Monday, Mar. 23, 1998
Netscape's Hail Mary
By JOSHUA QUITTNER
Jamie Zawinski had already toiled at two failed start-ups by the time he went to work for Netscape in 1994. Finally, he figured, things would be different. "These guys are going to be so rich, it's not funny," he believed. Not that Zawinski cared about money. Though Silicon Valley is supposed to be the new Hollywood for programmers, where ambitious code-writing kids slave at start-ups with every expectation of retiring by supper, Zawinski is a hacker of the old school. He has always aspired to something grander: to change the world. At the top of his resume, he'd carefully spelled it out: "employment objective: To improve people's lives through software." Zawinski knew that from ones and zeros gorgeous cathedrals could grow, monuments to inspire and empower people. He believed that Netscape and its browser had that potential.
This, as I said, was almost four years ago, when, to all outward appearances, Microsoft was a sleeping giant that hadn't yet awakened to the Internet blooming all around it. So Zawinski and his compadres put in 120-hour weeks. They had no lives. They coded until the sun rose, then slept under their desks. And in October 1994 they launched their killer app, known initially--forgive the hubris--as Mozilla. It was a play on Godzilla, as in "Mozilla will rule the Net."
It did too. While half a dozen other companies offered competing browsers, Mozilla and its successor, Netscape Navigator, quickly became the best way to get around the World Wide Web. It was to the Web what Windows is to PCs; both had an 85% market share.
Then the giant awoke. Fast-forward to late 1996, when Microsoft launched the third revision of its Internet Explorer: it was finally usable. Linked to Windows and bundled with virtually every PC sold, it soon became unavoidable. Netscape's browser revenues went into free fall. It looked as if the company was doomed.

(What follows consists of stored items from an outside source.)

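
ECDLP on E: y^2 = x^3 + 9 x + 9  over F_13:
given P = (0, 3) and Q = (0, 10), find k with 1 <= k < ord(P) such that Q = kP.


Enumerate multiples of P until we hit Q = (0, 10):
  1P = (0, 3)
  2P = (12, 5)
  3P = (5, 7)
  4P = (5, 6)
  5P = (12, 8)
  6P = (0, 10)
Match found at i = 6.

k = 6


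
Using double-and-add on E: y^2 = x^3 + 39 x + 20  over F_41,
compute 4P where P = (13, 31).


k = 4 = 100_2 (binary, LSB first: 001)
Double-and-add from P = (13, 31):
  bit 0 = 0: acc unchanged = O
  bit 1 = 0: acc unchanged = O
  bit 2 = 1: acc = O + (13, 10) = (13, 10)

4P = (13, 10)


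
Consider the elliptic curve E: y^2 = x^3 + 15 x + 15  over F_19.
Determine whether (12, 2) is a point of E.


Check whether y^2 = x^3 + 15 x + 15 (mod 19) for (x, y) = (12, 2).
LHS: y^2 = 2^2 mod 19 = 4
RHS: x^3 + 15 x + 15 = 12^3 + 15*12 + 15 mod 19 = 4
LHS = RHS

Yes, on the curve


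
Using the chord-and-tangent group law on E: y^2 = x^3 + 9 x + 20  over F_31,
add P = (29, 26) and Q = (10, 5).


P != Q, so use the chord formula.
s = (y2 - y1) / (x2 - x1) = (10) / (12) mod 31 = 6
x3 = s^2 - x1 - x2 mod 31 = 6^2 - 29 - 10 = 28
y3 = s (x1 - x3) - y1 mod 31 = 6 * (29 - 28) - 26 = 11

P + Q = (28, 11)


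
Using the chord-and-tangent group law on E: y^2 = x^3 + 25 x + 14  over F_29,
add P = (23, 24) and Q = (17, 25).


P != Q, so use the chord formula.
s = (y2 - y1) / (x2 - x1) = (1) / (23) mod 29 = 24
x3 = s^2 - x1 - x2 mod 29 = 24^2 - 23 - 17 = 14
y3 = s (x1 - x3) - y1 mod 29 = 24 * (23 - 14) - 24 = 18

P + Q = (14, 18)


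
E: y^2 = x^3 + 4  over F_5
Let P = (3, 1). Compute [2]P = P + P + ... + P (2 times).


k = 2 = 10_2 (binary, LSB first: 01)
Double-and-add from P = (3, 1):
  bit 0 = 0: acc unchanged = O
  bit 1 = 1: acc = O + (0, 2) = (0, 2)

2P = (0, 2)


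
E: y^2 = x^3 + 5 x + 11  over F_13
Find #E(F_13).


For each x in F_13, count y with y^2 = x^3 + 5 x + 11 mod 13:
  x = 1: RHS = 4, y in [2, 11]  -> 2 point(s)
  x = 2: RHS = 3, y in [4, 9]  -> 2 point(s)
  x = 3: RHS = 1, y in [1, 12]  -> 2 point(s)
  x = 4: RHS = 4, y in [2, 11]  -> 2 point(s)
  x = 6: RHS = 10, y in [6, 7]  -> 2 point(s)
  x = 7: RHS = 12, y in [5, 8]  -> 2 point(s)
  x = 8: RHS = 4, y in [2, 11]  -> 2 point(s)
Affine points: 14. Add the point at infinity: total = 15.

#E(F_13) = 15


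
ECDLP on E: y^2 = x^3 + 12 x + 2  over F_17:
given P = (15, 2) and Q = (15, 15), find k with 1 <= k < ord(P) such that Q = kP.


Enumerate multiples of P until we hit Q = (15, 15):
  1P = (15, 2)
  2P = (6, 1)
  3P = (0, 11)
  4P = (1, 10)
  5P = (10, 0)
  6P = (1, 7)
  7P = (0, 6)
  8P = (6, 16)
  9P = (15, 15)
Match found at i = 9.

k = 9


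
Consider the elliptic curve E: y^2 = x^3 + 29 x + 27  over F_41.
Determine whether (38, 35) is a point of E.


Check whether y^2 = x^3 + 29 x + 27 (mod 41) for (x, y) = (38, 35).
LHS: y^2 = 35^2 mod 41 = 36
RHS: x^3 + 29 x + 27 = 38^3 + 29*38 + 27 mod 41 = 36
LHS = RHS

Yes, on the curve


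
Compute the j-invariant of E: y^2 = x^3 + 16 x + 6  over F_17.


Delta = -16(4 a^3 + 27 b^2) mod 17 = 16
-1728 * (4 a)^3 = -1728 * (4*16)^3 mod 17 = 7
j = 7 * 16^(-1) mod 17 = 10

j = 10 (mod 17)


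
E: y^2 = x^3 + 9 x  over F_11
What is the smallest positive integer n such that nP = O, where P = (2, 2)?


Compute successive multiples of P until we hit O:
  1P = (2, 2)
  2P = (5, 7)
  3P = (8, 10)
  4P = (4, 10)
  5P = (10, 10)
  6P = (0, 0)
  7P = (10, 1)
  8P = (4, 1)
  ... (continuing to 12P)
  12P = O

ord(P) = 12


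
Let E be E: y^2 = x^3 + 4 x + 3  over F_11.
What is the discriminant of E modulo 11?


4 a^3 + 27 b^2 = 4*4^3 + 27*3^2 = 256 + 243 = 499
Delta = -16 * (499) = -7984
Delta mod 11 = 2

Delta = 2 (mod 11)


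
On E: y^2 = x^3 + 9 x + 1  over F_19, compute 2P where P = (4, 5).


Doubling: s = (3 x1^2 + a) / (2 y1)
s = (3*4^2 + 9) / (2*5) mod 19 = 0
x3 = s^2 - 2 x1 mod 19 = 0^2 - 2*4 = 11
y3 = s (x1 - x3) - y1 mod 19 = 0 * (4 - 11) - 5 = 14

2P = (11, 14)


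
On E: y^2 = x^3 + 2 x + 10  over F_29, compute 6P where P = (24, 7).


k = 6 = 110_2 (binary, LSB first: 011)
Double-and-add from P = (24, 7):
  bit 0 = 0: acc unchanged = O
  bit 1 = 1: acc = O + (4, 16) = (4, 16)
  bit 2 = 1: acc = (4, 16) + (12, 15) = (18, 22)

6P = (18, 22)


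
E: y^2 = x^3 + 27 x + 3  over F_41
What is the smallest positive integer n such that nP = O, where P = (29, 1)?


Compute successive multiples of P until we hit O:
  1P = (29, 1)
  2P = (40, 37)
  3P = (21, 14)
  4P = (34, 2)
  5P = (1, 21)
  6P = (9, 14)
  7P = (23, 32)
  8P = (10, 17)
  ... (continuing to 45P)
  45P = O

ord(P) = 45


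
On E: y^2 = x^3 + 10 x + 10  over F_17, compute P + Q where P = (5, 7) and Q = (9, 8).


P != Q, so use the chord formula.
s = (y2 - y1) / (x2 - x1) = (1) / (4) mod 17 = 13
x3 = s^2 - x1 - x2 mod 17 = 13^2 - 5 - 9 = 2
y3 = s (x1 - x3) - y1 mod 17 = 13 * (5 - 2) - 7 = 15

P + Q = (2, 15)


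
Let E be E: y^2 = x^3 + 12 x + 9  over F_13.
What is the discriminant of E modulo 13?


4 a^3 + 27 b^2 = 4*12^3 + 27*9^2 = 6912 + 2187 = 9099
Delta = -16 * (9099) = -145584
Delta mod 13 = 3

Delta = 3 (mod 13)


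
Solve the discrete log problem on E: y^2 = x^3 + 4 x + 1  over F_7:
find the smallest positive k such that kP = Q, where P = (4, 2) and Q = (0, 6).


Enumerate multiples of P until we hit Q = (0, 6):
  1P = (4, 2)
  2P = (0, 1)
  3P = (0, 6)
Match found at i = 3.

k = 3


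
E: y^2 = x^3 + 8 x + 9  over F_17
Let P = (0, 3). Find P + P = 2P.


Doubling: s = (3 x1^2 + a) / (2 y1)
s = (3*0^2 + 8) / (2*3) mod 17 = 7
x3 = s^2 - 2 x1 mod 17 = 7^2 - 2*0 = 15
y3 = s (x1 - x3) - y1 mod 17 = 7 * (0 - 15) - 3 = 11

2P = (15, 11)


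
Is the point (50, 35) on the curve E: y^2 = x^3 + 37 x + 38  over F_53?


Check whether y^2 = x^3 + 37 x + 38 (mod 53) for (x, y) = (50, 35).
LHS: y^2 = 35^2 mod 53 = 6
RHS: x^3 + 37 x + 38 = 50^3 + 37*50 + 38 mod 53 = 6
LHS = RHS

Yes, on the curve


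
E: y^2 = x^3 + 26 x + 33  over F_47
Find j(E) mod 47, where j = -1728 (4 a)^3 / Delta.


Delta = -16(4 a^3 + 27 b^2) mod 47 = 9
-1728 * (4 a)^3 = -1728 * (4*26)^3 mod 47 = 2
j = 2 * 9^(-1) mod 47 = 42

j = 42 (mod 47)


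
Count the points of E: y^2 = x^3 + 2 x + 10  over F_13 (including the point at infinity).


For each x in F_13, count y with y^2 = x^3 + 2 x + 10 mod 13:
  x = 0: RHS = 10, y in [6, 7]  -> 2 point(s)
  x = 1: RHS = 0, y in [0]  -> 1 point(s)
  x = 2: RHS = 9, y in [3, 10]  -> 2 point(s)
  x = 3: RHS = 4, y in [2, 11]  -> 2 point(s)
  x = 4: RHS = 4, y in [2, 11]  -> 2 point(s)
  x = 6: RHS = 4, y in [2, 11]  -> 2 point(s)
  x = 7: RHS = 3, y in [4, 9]  -> 2 point(s)
  x = 9: RHS = 3, y in [4, 9]  -> 2 point(s)
  x = 10: RHS = 3, y in [4, 9]  -> 2 point(s)
Affine points: 17. Add the point at infinity: total = 18.

#E(F_13) = 18


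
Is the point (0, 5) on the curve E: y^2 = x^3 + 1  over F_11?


Check whether y^2 = x^3 + 0 x + 1 (mod 11) for (x, y) = (0, 5).
LHS: y^2 = 5^2 mod 11 = 3
RHS: x^3 + 0 x + 1 = 0^3 + 0*0 + 1 mod 11 = 1
LHS != RHS

No, not on the curve


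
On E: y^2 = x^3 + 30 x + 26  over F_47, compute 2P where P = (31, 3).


Doubling: s = (3 x1^2 + a) / (2 y1)
s = (3*31^2 + 30) / (2*3) mod 47 = 39
x3 = s^2 - 2 x1 mod 47 = 39^2 - 2*31 = 2
y3 = s (x1 - x3) - y1 mod 47 = 39 * (31 - 2) - 3 = 0

2P = (2, 0)


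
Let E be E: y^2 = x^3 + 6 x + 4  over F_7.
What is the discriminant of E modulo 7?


4 a^3 + 27 b^2 = 4*6^3 + 27*4^2 = 864 + 432 = 1296
Delta = -16 * (1296) = -20736
Delta mod 7 = 5

Delta = 5 (mod 7)


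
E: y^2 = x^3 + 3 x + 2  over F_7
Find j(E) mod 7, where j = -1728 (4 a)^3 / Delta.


Delta = -16(4 a^3 + 27 b^2) mod 7 = 2
-1728 * (4 a)^3 = -1728 * (4*3)^3 mod 7 = 6
j = 6 * 2^(-1) mod 7 = 3

j = 3 (mod 7)


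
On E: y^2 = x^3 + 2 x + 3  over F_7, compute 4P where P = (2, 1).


k = 4 = 100_2 (binary, LSB first: 001)
Double-and-add from P = (2, 1):
  bit 0 = 0: acc unchanged = O
  bit 1 = 0: acc unchanged = O
  bit 2 = 1: acc = O + (3, 1) = (3, 1)

4P = (3, 1)


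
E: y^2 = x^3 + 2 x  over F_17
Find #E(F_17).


For each x in F_17, count y with y^2 = x^3 + 2 x + 0 mod 17:
  x = 0: RHS = 0, y in [0]  -> 1 point(s)
  x = 3: RHS = 16, y in [4, 13]  -> 2 point(s)
  x = 4: RHS = 4, y in [2, 15]  -> 2 point(s)
  x = 5: RHS = 16, y in [4, 13]  -> 2 point(s)
  x = 7: RHS = 0, y in [0]  -> 1 point(s)
  x = 8: RHS = 1, y in [1, 16]  -> 2 point(s)
  x = 9: RHS = 16, y in [4, 13]  -> 2 point(s)
  x = 10: RHS = 0, y in [0]  -> 1 point(s)
  x = 12: RHS = 1, y in [1, 16]  -> 2 point(s)
  x = 13: RHS = 13, y in [8, 9]  -> 2 point(s)
  x = 14: RHS = 1, y in [1, 16]  -> 2 point(s)
Affine points: 19. Add the point at infinity: total = 20.

#E(F_17) = 20


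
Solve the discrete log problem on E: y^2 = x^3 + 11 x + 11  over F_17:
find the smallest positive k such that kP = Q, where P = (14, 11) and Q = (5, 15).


Enumerate multiples of P until we hit Q = (5, 15):
  1P = (14, 11)
  2P = (8, 4)
  3P = (11, 1)
  4P = (5, 2)
  5P = (16, 4)
  6P = (12, 16)
  7P = (10, 13)
  8P = (6, 2)
  9P = (15, 7)
  10P = (4, 0)
  11P = (15, 10)
  12P = (6, 15)
  13P = (10, 4)
  14P = (12, 1)
  15P = (16, 13)
  16P = (5, 15)
Match found at i = 16.

k = 16


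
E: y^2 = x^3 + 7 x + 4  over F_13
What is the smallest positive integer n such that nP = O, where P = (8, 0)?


Compute successive multiples of P until we hit O:
  1P = (8, 0)
  2P = O

ord(P) = 2


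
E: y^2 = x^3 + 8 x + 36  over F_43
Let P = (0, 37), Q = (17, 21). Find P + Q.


P != Q, so use the chord formula.
s = (y2 - y1) / (x2 - x1) = (27) / (17) mod 43 = 37
x3 = s^2 - x1 - x2 mod 43 = 37^2 - 0 - 17 = 19
y3 = s (x1 - x3) - y1 mod 43 = 37 * (0 - 19) - 37 = 34

P + Q = (19, 34)


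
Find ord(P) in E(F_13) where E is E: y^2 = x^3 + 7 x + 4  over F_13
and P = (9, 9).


Compute successive multiples of P until we hit O:
  1P = (9, 9)
  2P = (12, 10)
  3P = (8, 0)
  4P = (12, 3)
  5P = (9, 4)
  6P = O

ord(P) = 6


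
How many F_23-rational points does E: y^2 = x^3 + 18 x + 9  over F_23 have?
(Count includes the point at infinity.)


For each x in F_23, count y with y^2 = x^3 + 18 x + 9 mod 23:
  x = 0: RHS = 9, y in [3, 20]  -> 2 point(s)
  x = 7: RHS = 18, y in [8, 15]  -> 2 point(s)
  x = 9: RHS = 3, y in [7, 16]  -> 2 point(s)
  x = 10: RHS = 16, y in [4, 19]  -> 2 point(s)
  x = 13: RHS = 2, y in [5, 18]  -> 2 point(s)
  x = 16: RHS = 0, y in [0]  -> 1 point(s)
  x = 18: RHS = 1, y in [1, 22]  -> 2 point(s)
  x = 22: RHS = 13, y in [6, 17]  -> 2 point(s)
Affine points: 15. Add the point at infinity: total = 16.

#E(F_23) = 16


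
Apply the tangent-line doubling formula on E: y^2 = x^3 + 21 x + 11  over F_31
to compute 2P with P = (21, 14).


Doubling: s = (3 x1^2 + a) / (2 y1)
s = (3*21^2 + 21) / (2*14) mod 31 = 17
x3 = s^2 - 2 x1 mod 31 = 17^2 - 2*21 = 30
y3 = s (x1 - x3) - y1 mod 31 = 17 * (21 - 30) - 14 = 19

2P = (30, 19)


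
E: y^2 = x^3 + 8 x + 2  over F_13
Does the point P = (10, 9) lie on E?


Check whether y^2 = x^3 + 8 x + 2 (mod 13) for (x, y) = (10, 9).
LHS: y^2 = 9^2 mod 13 = 3
RHS: x^3 + 8 x + 2 = 10^3 + 8*10 + 2 mod 13 = 3
LHS = RHS

Yes, on the curve


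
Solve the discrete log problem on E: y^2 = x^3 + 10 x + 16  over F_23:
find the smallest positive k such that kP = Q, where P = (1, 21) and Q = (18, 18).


Enumerate multiples of P until we hit Q = (18, 18):
  1P = (1, 21)
  2P = (10, 14)
  3P = (18, 5)
  4P = (6, 4)
  5P = (11, 13)
  6P = (19, 21)
  7P = (3, 2)
  8P = (0, 4)
  9P = (12, 22)
  10P = (14, 5)
  11P = (17, 4)
  12P = (17, 19)
  13P = (14, 18)
  14P = (12, 1)
  15P = (0, 19)
  16P = (3, 21)
  17P = (19, 2)
  18P = (11, 10)
  19P = (6, 19)
  20P = (18, 18)
Match found at i = 20.

k = 20


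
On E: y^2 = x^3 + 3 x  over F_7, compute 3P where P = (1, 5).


k = 3 = 11_2 (binary, LSB first: 11)
Double-and-add from P = (1, 5):
  bit 0 = 1: acc = O + (1, 5) = (1, 5)
  bit 1 = 1: acc = (1, 5) + (2, 0) = (1, 2)

3P = (1, 2)


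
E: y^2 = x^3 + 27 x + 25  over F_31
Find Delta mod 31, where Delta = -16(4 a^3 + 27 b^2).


4 a^3 + 27 b^2 = 4*27^3 + 27*25^2 = 78732 + 16875 = 95607
Delta = -16 * (95607) = -1529712
Delta mod 31 = 14

Delta = 14 (mod 31)


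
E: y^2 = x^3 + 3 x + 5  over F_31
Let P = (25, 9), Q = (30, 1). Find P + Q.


P != Q, so use the chord formula.
s = (y2 - y1) / (x2 - x1) = (23) / (5) mod 31 = 17
x3 = s^2 - x1 - x2 mod 31 = 17^2 - 25 - 30 = 17
y3 = s (x1 - x3) - y1 mod 31 = 17 * (25 - 17) - 9 = 3

P + Q = (17, 3)


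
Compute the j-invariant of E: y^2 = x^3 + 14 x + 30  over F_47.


Delta = -16(4 a^3 + 27 b^2) mod 47 = 7
-1728 * (4 a)^3 = -1728 * (4*14)^3 mod 47 = 29
j = 29 * 7^(-1) mod 47 = 31

j = 31 (mod 47)


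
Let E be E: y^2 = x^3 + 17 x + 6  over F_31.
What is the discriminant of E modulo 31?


4 a^3 + 27 b^2 = 4*17^3 + 27*6^2 = 19652 + 972 = 20624
Delta = -16 * (20624) = -329984
Delta mod 31 = 11

Delta = 11 (mod 31)


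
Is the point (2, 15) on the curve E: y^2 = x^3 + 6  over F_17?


Check whether y^2 = x^3 + 0 x + 6 (mod 17) for (x, y) = (2, 15).
LHS: y^2 = 15^2 mod 17 = 4
RHS: x^3 + 0 x + 6 = 2^3 + 0*2 + 6 mod 17 = 14
LHS != RHS

No, not on the curve


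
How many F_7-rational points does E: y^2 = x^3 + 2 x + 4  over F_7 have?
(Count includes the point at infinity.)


For each x in F_7, count y with y^2 = x^3 + 2 x + 4 mod 7:
  x = 0: RHS = 4, y in [2, 5]  -> 2 point(s)
  x = 1: RHS = 0, y in [0]  -> 1 point(s)
  x = 2: RHS = 2, y in [3, 4]  -> 2 point(s)
  x = 3: RHS = 2, y in [3, 4]  -> 2 point(s)
  x = 6: RHS = 1, y in [1, 6]  -> 2 point(s)
Affine points: 9. Add the point at infinity: total = 10.

#E(F_7) = 10


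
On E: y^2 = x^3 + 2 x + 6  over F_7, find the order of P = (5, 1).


Compute successive multiples of P until we hit O:
  1P = (5, 1)
  2P = (4, 6)
  3P = (2, 5)
  4P = (1, 3)
  5P = (3, 5)
  6P = (3, 2)
  7P = (1, 4)
  8P = (2, 2)
  ... (continuing to 11P)
  11P = O

ord(P) = 11


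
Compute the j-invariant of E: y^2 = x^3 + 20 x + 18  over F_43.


Delta = -16(4 a^3 + 27 b^2) mod 43 = 41
-1728 * (4 a)^3 = -1728 * (4*20)^3 mod 43 = 8
j = 8 * 41^(-1) mod 43 = 39

j = 39 (mod 43)


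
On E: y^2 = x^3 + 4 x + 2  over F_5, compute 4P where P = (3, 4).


k = 4 = 100_2 (binary, LSB first: 001)
Double-and-add from P = (3, 4):
  bit 0 = 0: acc unchanged = O
  bit 1 = 0: acc unchanged = O
  bit 2 = 1: acc = O + (3, 4) = (3, 4)

4P = (3, 4)


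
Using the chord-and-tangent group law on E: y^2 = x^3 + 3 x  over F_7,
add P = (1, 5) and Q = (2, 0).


P != Q, so use the chord formula.
s = (y2 - y1) / (x2 - x1) = (2) / (1) mod 7 = 2
x3 = s^2 - x1 - x2 mod 7 = 2^2 - 1 - 2 = 1
y3 = s (x1 - x3) - y1 mod 7 = 2 * (1 - 1) - 5 = 2

P + Q = (1, 2)


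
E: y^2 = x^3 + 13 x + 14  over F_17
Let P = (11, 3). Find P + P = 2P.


Doubling: s = (3 x1^2 + a) / (2 y1)
s = (3*11^2 + 13) / (2*3) mod 17 = 6
x3 = s^2 - 2 x1 mod 17 = 6^2 - 2*11 = 14
y3 = s (x1 - x3) - y1 mod 17 = 6 * (11 - 14) - 3 = 13

2P = (14, 13)


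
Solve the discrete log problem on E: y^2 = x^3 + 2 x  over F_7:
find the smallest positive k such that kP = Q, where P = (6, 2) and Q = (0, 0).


Enumerate multiples of P until we hit Q = (0, 0):
  1P = (6, 2)
  2P = (4, 4)
  3P = (5, 4)
  4P = (0, 0)
Match found at i = 4.

k = 4


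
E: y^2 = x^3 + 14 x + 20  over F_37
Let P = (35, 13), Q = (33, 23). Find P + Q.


P != Q, so use the chord formula.
s = (y2 - y1) / (x2 - x1) = (10) / (35) mod 37 = 32
x3 = s^2 - x1 - x2 mod 37 = 32^2 - 35 - 33 = 31
y3 = s (x1 - x3) - y1 mod 37 = 32 * (35 - 31) - 13 = 4

P + Q = (31, 4)


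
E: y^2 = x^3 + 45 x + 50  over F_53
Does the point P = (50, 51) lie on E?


Check whether y^2 = x^3 + 45 x + 50 (mod 53) for (x, y) = (50, 51).
LHS: y^2 = 51^2 mod 53 = 4
RHS: x^3 + 45 x + 50 = 50^3 + 45*50 + 50 mod 53 = 47
LHS != RHS

No, not on the curve


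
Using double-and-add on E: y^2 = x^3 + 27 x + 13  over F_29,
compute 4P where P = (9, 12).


k = 4 = 100_2 (binary, LSB first: 001)
Double-and-add from P = (9, 12):
  bit 0 = 0: acc unchanged = O
  bit 1 = 0: acc unchanged = O
  bit 2 = 1: acc = O + (10, 6) = (10, 6)

4P = (10, 6)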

Zawinski and his co-workers had another idea: Don't give away just the Netscape browser, give away the source code too. This is like Coca-Cola's giving away free six-packs and the secret recipe as well, so you can make Coke at home. Here's the reasoning: Microsoft is so much bigger, and can throw so many programmers at any problem, that Netscape's only chance is to harness the talents of the thousands of hackers on the Net who might be willing to improve on the program if they had a stake in it. "I wouldn't characterize the plan as a hail-Mary pass," says Zawinski, which is exactly how I did characterize it. But, he concedes, it does have an element of "I've got this box of old clothes! We can use my grandpa's barn!" In any event, Zawinski last month began hacking away on mozilla.org the Netscape-backed entity that will organize the Resistance. Perhaps it's not too late to change the world.